MANILA — The central bank looks certain to leave its policy rate unchanged on Thursday, after stronger-than-expected economic growth in the third quarter and with inflation likely to remain tame in the coming months, a Reuters poll showed.
Ten economists forecast the Bangko Sentral ng Pilipinas (BSP) will pause its easing cycle to assess the effects of three cuts to the benchmark interest rate this year. It last cut the rate to 4.0% at its September review.
BSP Governor Benjamin Diokno said the central bank’s policy stance remained appropriate following data last week that showed the economy grew 6.2% in the third quarter, beating forecasts and stronger than the previous three month’s 5.5%.

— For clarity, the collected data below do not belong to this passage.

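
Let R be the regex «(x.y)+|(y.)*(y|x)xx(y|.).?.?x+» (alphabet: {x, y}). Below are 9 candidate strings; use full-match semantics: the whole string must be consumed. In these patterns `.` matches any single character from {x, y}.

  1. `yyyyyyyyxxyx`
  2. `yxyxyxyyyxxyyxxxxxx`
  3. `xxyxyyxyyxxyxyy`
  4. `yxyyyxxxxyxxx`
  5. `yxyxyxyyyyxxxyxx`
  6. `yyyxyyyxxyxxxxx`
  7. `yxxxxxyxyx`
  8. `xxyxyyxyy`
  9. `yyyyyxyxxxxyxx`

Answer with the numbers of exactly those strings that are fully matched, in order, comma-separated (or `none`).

2, 3, 4, 5, 6, 8, 9

1 → no match
2 → match
3 → match
4 → match
5 → match
6 → match
7 → no match
8 → match
9 → match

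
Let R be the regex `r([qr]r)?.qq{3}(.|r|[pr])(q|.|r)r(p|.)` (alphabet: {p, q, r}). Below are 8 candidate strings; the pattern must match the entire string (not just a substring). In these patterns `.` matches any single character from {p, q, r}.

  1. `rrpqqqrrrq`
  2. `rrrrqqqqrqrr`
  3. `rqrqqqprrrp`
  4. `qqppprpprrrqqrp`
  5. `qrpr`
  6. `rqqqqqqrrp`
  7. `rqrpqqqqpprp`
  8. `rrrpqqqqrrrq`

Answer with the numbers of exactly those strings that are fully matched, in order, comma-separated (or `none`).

1 → no match
2 → match
3 → no match
4 → no match — must start with `r`
5 → no match — must start with `r`
6 → match
7 → match
8 → match

2, 6, 7, 8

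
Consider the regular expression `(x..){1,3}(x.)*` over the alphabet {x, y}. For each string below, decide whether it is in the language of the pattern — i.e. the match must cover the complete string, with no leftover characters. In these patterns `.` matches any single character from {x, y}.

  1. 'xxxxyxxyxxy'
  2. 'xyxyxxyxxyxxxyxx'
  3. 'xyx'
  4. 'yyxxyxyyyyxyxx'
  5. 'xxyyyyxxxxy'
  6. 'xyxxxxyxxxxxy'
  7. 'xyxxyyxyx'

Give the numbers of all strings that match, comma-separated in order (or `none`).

1 → match
2 → no match
3 → match
4 → no match — must start with 'x'
5 → no match
6 → match
7 → match

1, 3, 6, 7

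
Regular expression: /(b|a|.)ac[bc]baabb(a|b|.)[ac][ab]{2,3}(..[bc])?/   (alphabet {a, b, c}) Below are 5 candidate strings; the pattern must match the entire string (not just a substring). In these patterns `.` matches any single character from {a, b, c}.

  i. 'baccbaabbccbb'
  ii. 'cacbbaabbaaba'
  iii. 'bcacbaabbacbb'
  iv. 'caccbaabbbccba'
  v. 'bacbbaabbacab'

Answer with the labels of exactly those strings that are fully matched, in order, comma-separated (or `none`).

i → match
ii → match
iii → no match
iv → no match
v → match

i, ii, v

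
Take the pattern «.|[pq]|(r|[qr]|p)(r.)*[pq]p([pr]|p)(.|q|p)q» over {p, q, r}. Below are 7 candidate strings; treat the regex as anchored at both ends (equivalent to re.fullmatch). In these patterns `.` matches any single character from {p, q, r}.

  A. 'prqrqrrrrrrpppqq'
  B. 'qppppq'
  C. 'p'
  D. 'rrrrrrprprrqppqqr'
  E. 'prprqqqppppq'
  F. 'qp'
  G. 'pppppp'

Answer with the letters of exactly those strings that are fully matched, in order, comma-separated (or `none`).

A → match
B. 'qppppq' → match
C. 'p' → match
D → no match
E. 'prprqqqppppq' → no match
F. 'qp' → no match
G. 'pppppp' → no match

A, B, C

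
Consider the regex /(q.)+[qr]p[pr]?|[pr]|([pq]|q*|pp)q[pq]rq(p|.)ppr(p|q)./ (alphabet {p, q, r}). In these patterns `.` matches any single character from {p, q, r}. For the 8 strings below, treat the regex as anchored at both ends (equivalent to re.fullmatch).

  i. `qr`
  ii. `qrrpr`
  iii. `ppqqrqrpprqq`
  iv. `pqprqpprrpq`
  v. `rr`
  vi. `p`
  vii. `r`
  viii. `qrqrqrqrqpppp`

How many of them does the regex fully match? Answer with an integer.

i → no match
ii → match
iii → match
iv → no match
v → no match
vi → match
vii → match
viii → no match
Total matched: 4

4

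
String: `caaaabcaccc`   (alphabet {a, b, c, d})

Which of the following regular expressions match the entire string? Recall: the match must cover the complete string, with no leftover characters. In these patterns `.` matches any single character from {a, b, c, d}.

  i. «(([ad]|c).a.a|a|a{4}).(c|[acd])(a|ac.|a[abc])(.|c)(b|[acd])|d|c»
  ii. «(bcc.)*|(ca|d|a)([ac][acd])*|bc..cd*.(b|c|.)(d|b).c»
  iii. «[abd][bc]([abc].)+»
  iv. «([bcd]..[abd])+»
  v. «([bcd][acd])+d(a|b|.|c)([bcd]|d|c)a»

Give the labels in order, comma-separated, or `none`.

i → match
ii → no match
iii → no match
iv → no match
v → no match — must end with `a`

i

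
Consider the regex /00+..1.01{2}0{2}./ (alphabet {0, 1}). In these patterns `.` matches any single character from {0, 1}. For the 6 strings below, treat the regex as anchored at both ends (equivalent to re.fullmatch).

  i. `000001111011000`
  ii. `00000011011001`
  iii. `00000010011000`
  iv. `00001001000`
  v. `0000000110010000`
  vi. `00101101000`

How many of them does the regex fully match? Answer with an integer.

i → match
ii → match
iii → match
iv → no match
v → no match
vi → no match
Total matched: 3

3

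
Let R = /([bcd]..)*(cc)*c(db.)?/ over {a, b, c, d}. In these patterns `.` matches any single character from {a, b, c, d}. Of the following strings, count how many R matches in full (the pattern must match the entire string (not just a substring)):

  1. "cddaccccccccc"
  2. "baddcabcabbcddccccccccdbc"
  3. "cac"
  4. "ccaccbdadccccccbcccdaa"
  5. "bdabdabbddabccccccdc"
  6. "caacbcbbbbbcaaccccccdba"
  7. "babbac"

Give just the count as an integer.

1

1 → no match
2 → match
3 → no match
4 → no match
5 → no match
6 → no match
7 → no match
Total matched: 1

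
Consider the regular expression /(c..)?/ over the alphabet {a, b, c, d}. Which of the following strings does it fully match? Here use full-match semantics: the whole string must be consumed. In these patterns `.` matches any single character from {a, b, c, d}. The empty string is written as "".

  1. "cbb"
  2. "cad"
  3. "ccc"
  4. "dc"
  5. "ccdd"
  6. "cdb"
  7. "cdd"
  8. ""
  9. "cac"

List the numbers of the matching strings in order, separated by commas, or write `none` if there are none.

1 → match
2 → match
3 → match
4 → no match
5 → no match
6 → match
7 → match
8 → match
9 → match

1, 2, 3, 6, 7, 8, 9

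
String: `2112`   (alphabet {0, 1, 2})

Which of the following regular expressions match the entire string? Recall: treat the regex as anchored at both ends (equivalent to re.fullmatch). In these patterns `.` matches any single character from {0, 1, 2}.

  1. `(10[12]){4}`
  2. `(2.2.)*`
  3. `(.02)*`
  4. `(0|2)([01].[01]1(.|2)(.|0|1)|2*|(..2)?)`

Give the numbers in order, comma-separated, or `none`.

4

1 → no match — must start with `10`
2 → no match
3 → no match
4 → match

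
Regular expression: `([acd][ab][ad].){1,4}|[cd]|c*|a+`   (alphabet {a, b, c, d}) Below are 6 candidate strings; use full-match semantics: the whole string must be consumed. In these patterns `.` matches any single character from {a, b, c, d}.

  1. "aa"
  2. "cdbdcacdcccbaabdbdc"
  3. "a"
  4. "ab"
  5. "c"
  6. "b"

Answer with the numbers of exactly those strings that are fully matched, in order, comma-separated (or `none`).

1, 3, 5

1 → match
2 → no match
3 → match
4 → no match
5 → match
6 → no match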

Even before the GDP data, Diokno said there would be no more policy rate and reserve requirement ratio (RRR) cuts this year, and that policymakers would assess macroeconomic conditions next year.
The country remains one of the fastest-growing economies in Asia, but authorities have said uncertainties spawned by the ongoing U.S.-Sino trade tensions were major risks to the country’s growth outlook.
Nine of the 10 economists polled said policy rates would be kept steady for the rest of the year, and the majority of them expect the central bank to resume cutting rates as early as the first quarter of next year.
“We expect the BSP to continue its easing cycle in Q120 on the basis of normalizing interest rates. The real policy rate in the Philippines is one of the highest in Asia, which could impinge on growth in the coming quarters,” HSBC said in a note.
At least one economist is not ruling out a fourth rate cut at the central bank’s last policy meeting this year on Dec. 12.
Authorities have said the bottom end of this year’s 6%-7% growth target would likely be met on slowing inflation and as the government catches up on its spending, which was slowed by the delay in the approval of this year’s budget.
Cooling inflation has allowed the central bank to cut interest rates by a total of 75 basis points this year, reversing some of last year’s tightening, which should bode well for domestic consumption, a major driver of economic growth.
The central bank also reduced the amount of cash that banks must hold as reserves by 300 basis points, with another cut of 100 bps to take effect in December, bringing the ratio to 14%.